Each insinuated shortcoming becomes a qualifier, and is added to the “to-do” or “to-become” list. It is added to the agenda. It becomes a reason someone might love you less, or (heaven forbid) in spite of. The anxiety builds. More thoughts follow. Then the numbing of emotions to present a calm exterior. A subtle quashing of the overt OCD. Hold. It. Together.

I think of depression, or at least my own, as an amoeba. My amoeba is fed by anxiety and shortcomings, until eventually it engulfs me. Being surrounded by an amoeba has it perks though. When an amoeba covers you it also covers all your senses. You’re numb, in your own little cocoon, and honestly it’s kinda nice in there — no one can see you. But no one, and nothing can touch you. You can’t feel, see, appreciate. And that is the true danger of depression.
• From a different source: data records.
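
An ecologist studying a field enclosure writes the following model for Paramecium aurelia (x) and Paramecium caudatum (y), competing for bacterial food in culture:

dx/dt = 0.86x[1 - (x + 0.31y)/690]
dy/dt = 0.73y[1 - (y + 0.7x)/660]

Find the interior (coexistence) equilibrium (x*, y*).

Setting both brackets to zero gives the nullclines x + 0.31y = 690 and 0.7x + y = 660.
Substituting y = 660 - 0.7x into the first: x(1 - 0.31·0.7) = 690 - 0.31·660.
So x* = 485/0.783 = 620, and then y* = 660 - 0.7·620 = 226.

x* ≈ 620, y* ≈ 226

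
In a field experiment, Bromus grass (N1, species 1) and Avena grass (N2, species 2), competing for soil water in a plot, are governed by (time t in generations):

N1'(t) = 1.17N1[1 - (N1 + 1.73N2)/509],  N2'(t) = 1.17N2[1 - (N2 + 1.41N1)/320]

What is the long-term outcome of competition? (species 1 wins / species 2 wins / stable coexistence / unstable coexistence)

Compare the nullcline intercepts: K1/α12 = 509/1.73 = 294 < K2 = 320; K2/α21 = 320/1.41 = 227 < K1 = 509.
Since both are reversed, neither can invade when rare; the interior point is a saddle.

unstable coexistence (outcome depends on initial conditions)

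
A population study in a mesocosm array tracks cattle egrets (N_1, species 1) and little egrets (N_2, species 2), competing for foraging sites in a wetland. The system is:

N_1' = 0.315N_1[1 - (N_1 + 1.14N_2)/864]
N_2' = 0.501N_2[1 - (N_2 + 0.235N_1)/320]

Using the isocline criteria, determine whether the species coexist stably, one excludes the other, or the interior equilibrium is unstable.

stable coexistence

Compare the nullcline intercepts: K1/α12 = 864/1.14 = 758 > K2 = 320; K2/α21 = 320/0.235 = 1360 > K1 = 864.
Since both inequalities hold, each species can invade when rare, so the interior equilibrium is stable.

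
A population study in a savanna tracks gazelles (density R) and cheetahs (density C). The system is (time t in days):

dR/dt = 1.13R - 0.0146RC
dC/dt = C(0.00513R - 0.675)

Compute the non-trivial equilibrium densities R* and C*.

R* ≈ 132, C* ≈ 77.4

Set dC/dt = 0 with C > 0: 0.00513R - 0.675 = 0, so R* = 0.675/0.00513 = 132.
Set dR/dt = 0 with R > 0: 1.13 - 0.0146C = 0, so C* = 1.13/0.0146 = 77.4.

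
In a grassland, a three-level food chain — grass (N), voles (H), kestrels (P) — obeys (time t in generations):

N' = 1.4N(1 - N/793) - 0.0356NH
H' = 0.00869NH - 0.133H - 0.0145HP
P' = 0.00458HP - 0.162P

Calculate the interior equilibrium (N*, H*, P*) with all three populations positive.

N* ≈ 79.7, H* ≈ 35.4, P* ≈ 38.6

From dP/dt = 0: 0.00458H* = 0.162, so H* = 35.4.
From dN/dt = 0: 1.4(1 - N*/793) = 0.0356·35.4, giving N* = 793·(1 - 0.899) = 79.7.
From dH/dt = 0: 0.00869·79.7 - 0.133 = 0.0145P*, so P* = 0.56/0.0145 = 38.6.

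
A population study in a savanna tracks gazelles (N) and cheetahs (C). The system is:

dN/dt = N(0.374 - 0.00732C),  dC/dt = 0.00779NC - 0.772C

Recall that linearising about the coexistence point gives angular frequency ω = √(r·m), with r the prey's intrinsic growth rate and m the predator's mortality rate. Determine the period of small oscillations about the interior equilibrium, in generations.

T ≈ 11.7 generations

Here r = 0.374 and m = 0.772, so r·m = 0.289.
ω = √0.289 = 0.537 per generation, hence T = 2π/ω ≈ 11.7 generations.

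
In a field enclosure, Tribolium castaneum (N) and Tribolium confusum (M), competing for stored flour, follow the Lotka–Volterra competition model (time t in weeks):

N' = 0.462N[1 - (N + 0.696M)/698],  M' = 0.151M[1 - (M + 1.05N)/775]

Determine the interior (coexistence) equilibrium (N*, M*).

N* ≈ 589, M* ≈ 156

Setting both brackets to zero gives the nullclines N + 0.696M = 698 and 1.05N + M = 775.
Substituting M = 775 - 1.05N into the first: N(1 - 0.696·1.05) = 698 - 0.696·775.
So N* = 159/0.269 = 589, and then M* = 775 - 1.05·589 = 156.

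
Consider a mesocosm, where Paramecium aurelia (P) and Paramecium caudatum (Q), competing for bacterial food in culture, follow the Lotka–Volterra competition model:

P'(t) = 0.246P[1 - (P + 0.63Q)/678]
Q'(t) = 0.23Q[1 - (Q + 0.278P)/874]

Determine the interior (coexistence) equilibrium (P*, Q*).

Setting both brackets to zero gives the nullclines P + 0.63Q = 678 and 0.278P + Q = 874.
Substituting Q = 874 - 0.278P into the first: P(1 - 0.63·0.278) = 678 - 0.63·874.
So P* = 127/0.825 = 154, and then Q* = 874 - 0.278·154 = 831.

P* ≈ 154, Q* ≈ 831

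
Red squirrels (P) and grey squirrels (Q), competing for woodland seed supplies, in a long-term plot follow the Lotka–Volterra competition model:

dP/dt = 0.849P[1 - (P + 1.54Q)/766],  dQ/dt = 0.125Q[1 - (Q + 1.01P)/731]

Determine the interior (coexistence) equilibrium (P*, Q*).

Setting both brackets to zero gives the nullclines P + 1.54Q = 766 and 1.01P + Q = 731.
Substituting Q = 731 - 1.01P into the first: P(1 - 1.54·1.01) = 766 - 1.54·731.
So P* = -360/-0.555 = 648, and then Q* = 731 - 1.01·648 = 76.8.

P* ≈ 648, Q* ≈ 76.8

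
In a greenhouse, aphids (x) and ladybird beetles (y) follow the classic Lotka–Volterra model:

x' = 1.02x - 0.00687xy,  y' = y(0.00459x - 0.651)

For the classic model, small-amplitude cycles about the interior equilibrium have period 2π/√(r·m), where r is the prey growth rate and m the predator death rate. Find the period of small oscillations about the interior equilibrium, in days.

Here r = 1.02 and m = 0.651, so r·m = 0.664.
ω = √0.664 = 0.815 per day, hence T = 2π/ω ≈ 7.71 days.

T ≈ 7.71 days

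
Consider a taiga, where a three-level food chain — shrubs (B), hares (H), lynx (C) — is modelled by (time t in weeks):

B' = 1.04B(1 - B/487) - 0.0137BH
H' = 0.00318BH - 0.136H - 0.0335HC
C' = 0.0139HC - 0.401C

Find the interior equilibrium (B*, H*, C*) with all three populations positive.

From dC/dt = 0: 0.0139H* = 0.401, so H* = 28.8.
From dB/dt = 0: 1.04(1 - B*/487) = 0.0137·28.8, giving B* = 487·(1 - 0.38) = 302.
From dH/dt = 0: 0.00318·302 - 0.136 = 0.0335C*, so C* = 0.824/0.0335 = 24.6.

B* ≈ 302, H* ≈ 28.8, C* ≈ 24.6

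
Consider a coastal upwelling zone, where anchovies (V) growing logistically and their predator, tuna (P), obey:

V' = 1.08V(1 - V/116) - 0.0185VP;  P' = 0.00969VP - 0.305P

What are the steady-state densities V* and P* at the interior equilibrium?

V* ≈ 31.5, P* ≈ 42.5

From dP/dt = 0 with P > 0: 0.00969V* = 0.305, so V* = 31.5.
Substitute into dV/dt = 0: 1.08(1 - 31.5/116) = 0.0185P*.
The bracket is 0.729, giving P* = 0.787/0.0185 = 42.5.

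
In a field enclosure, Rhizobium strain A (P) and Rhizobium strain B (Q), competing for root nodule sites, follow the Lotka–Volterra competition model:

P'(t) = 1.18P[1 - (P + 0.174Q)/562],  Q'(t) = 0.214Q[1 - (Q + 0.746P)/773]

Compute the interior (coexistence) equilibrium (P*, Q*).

P* ≈ 491, Q* ≈ 407

Setting both brackets to zero gives the nullclines P + 0.174Q = 562 and 0.746P + Q = 773.
Substituting Q = 773 - 0.746P into the first: P(1 - 0.174·0.746) = 562 - 0.174·773.
So P* = 427/0.87 = 491, and then Q* = 773 - 0.746·491 = 407.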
So while I’ve spent a lot of time learning to deal with depression, I’ve also spent a lot of time learning what keeps me from going there in the first place. While it’s always a continuing process, I’m figuring out appreciation and grace with myself beyond the anxiety, and to lose the agenda I usually cling to. I’m learning to be stoked. On everything. Big, small, relevant, ridiculous, irrelevant, reasonable. Earlier this year, I wanted to quit paddling.I kept boating out of obligation and habit. I wasn’t fulfilling my agenda to where I thought I should, or perhaps to where I thought others thought I should. I truly believed I might quit. A big part of me wanted to be able to. But here it was — I couldn’t imagine my life without the community, without my people, my family. I realized my own agenda was pulling from what I really loved from the sport, and from my all around stoke. So I determined I needed to decide what precedent to set for rebuilding my passion. Thus, here: THE RULES OF STOKE.

  1. There are no qualifiers to life to happiness, except the ones you make yourself. Don’t let anyone else make them for you.  You have to have to learn to love your life and to realize what is good in it, even when society would tell you how wrong you are to do so.
  2. Have goals. Have timelines.  Put in the work to make them happen.  Make sure they are genuine though, and that they are your own.  Take action and do thing for the love of the thing, or the person you are doing them for or with.  Do them to give back, to the be bigger than yourself.  I think this is where agendas become dreams, which we’re more likely to work for and appreciate when we get there.
  3. Love other first. Be stoked on them.  Be stoked for them.  Jealousy has no place in stoke.  I get so fired up for my friends when I see them loving life.  It reinforces all the good things about this world, when sometimes it seems only the small truths exist and keep things from slipping away.
  4. Embrace both reality and possibility in equal measure and realize how little control you have over both. Embrace where you are, go ahead and get rid of the shame and external expectations from anyone who isn’t you.  Take your family and friends, who love you, and let them give you direction and love.
  5. Give it away. Stoke is caught.  It’s shared.  When you’re stoked on someone and what they’re doing, what they’re about-tell them!  Be absolute about it, add fuel to their fire.  And when you have your own fire, drag others into it with you.  Sharing the love something is with another person doesn’t take anything away from you.  Give it back where it was first given to you.  Golden rule of stoke:  Don’t steal stoke when they have it, share yours when you have it, try to kindle it wherever and whenever you can.
  6. Go out and fine what gets you fired up. What gets your heart pumping, makes you appreciate waking up in the morning and keeps you up late at night?  There are those things that make you dance in the car and feel like you should be wearing a cape.  What is your “top of the mountain” your “pool below the drop?”
  7. Finally:Build your own world.  Build it with your words, and your intentionos.  Back it with your family, time spent in good places and good company, time outside, with good food and plenty of water.  Build it with lots of playlists and drives to explore the small things.  Build it by doing something each day that you’re not sure you can do.  Challenge yourself.  Stop comparing.  Get rid of the timelines of our society, the qualifiers to success and happiness, the fear of dissatisfaction simply due to what you are not, that maybe someone else is.
  8. Write your own Rules of Stoke.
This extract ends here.